Pausar desenvolvimento da IA é “parar o vento com as mãos”


“Temos neste momento um fenómeno que nos deixou a todos surpreendidos, perplexos, diria mesmo”, que foi haver um modelo de inteligência artificial, o Fable, da Anthropic, “que, de um dia para o outro, sem aviso qualquer, o botão foi desligado subitamente”, aponta.

Por acaso “estava a fazer um projeto com o Fable para perceber as capacidades do modelo e, de repente, li uma notícia na Bloomberg” de que este tinha desaparecido e, de facto, “não estava já”, relata Paulo Dimas, considerando “assustadora” o facto de uma “superpotência” como os EUA terem o poder de “desligar a inteligência artificial”.

Em meados de junho, a Anthropic suspendeu o acesso público aos modelos de IA mais avançados, para cumprir uma diretiva de controlo de exportações, que a obriga a impedir o acesso ao serviço por parte de estrangeiros por motivos de segurança nacional, mas agora, no início de julho, Washington levantou as restrições.

Segundo Paulo Dimas, neste momento há “um conjunto muito alargado de modelos de inteligência artificial, muitos deles desenvolvidos na China, os que estão na liderança, continuam a ser desenvolvidos”.

“Vamos atingir as capacidades deste modelo que neste momento” só está disponível a um conjunto de empresas ou está disponível a pedido, vamos ter em modelos abertos desenvolvidos pela China”, pelo que fazer uma pausa “é parar o vento com as mãos”, considera.

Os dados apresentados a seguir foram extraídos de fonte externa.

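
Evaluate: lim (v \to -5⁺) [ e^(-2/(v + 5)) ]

As v → -5⁺, -2/(v + 5) → −∞, so e^(-2/(v + 5)) → 0.

0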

Aliás, “como é que nós vamos conseguir impedir que haja estes avanços tecnológicos por estas empresas chinesas porque, no final do dia, o que nos interessa é depois a aplicação destes modelos. E, portanto, acho que […] não faz sentido”, insiste Paulo Dimas.

Agora, “o que faz sentido é termos modelos que sejam responsáveis do ponto de vista do uso da inteligência artificial”, ou seja, “modelos que consigamos perceber qual é o alinhamento que eles têm, […] a moralidade, para usar o termo do Papa, que têm, isso é que é importante, porque nós acreditamos que esses vão ser os mais competitivos”, sublinha o CEO para o Centro de IA Responsável (nome em português).

Por outro lado, a nível europeu, “temos de colaborar estrategicamente na criação destes modelos de grande escala”, defende.

A forma de o fazer é, “mais uma vez, como tem sido feito”, diz, usando os exemplos dos modelos de IA EuroLLM, do Amália, “que é através de colaboração, através de abertura”.

A China, de certa forma, “está a fazer isso através de startups muito financiadas, nós, na Europa, ainda não temos essa agilidade de financiamento de startups e não temos a escala, mas acho que podemos ter este alinhamento”, considera Paulo Dimas.

“Acho que isso não é impossível, […] a Comissão Europeia e o European Innovation Council também têm um papel importante que é de alinhar a Europa neste desígnio absolutamente estratégico que é o da soberania em inteligência artificial”, prossegue.

“Estamos a construir, se calhar, duas, três torres de Babel centralizadas em que o poder está nas mãos de poucos e temos de evoluir para um modelo colaborativo em que todos possamos participar na criação da inteligência artificial”, insiste Paulo Dimas, referindo-se aos modelos abertos.

Até porque quando “trabalhamos em modelos abertos, nós estamos a partilhar aquilo que estamos a fazer, no fundo, cada um de nós está a dar um contributo para um bem maior”, remata.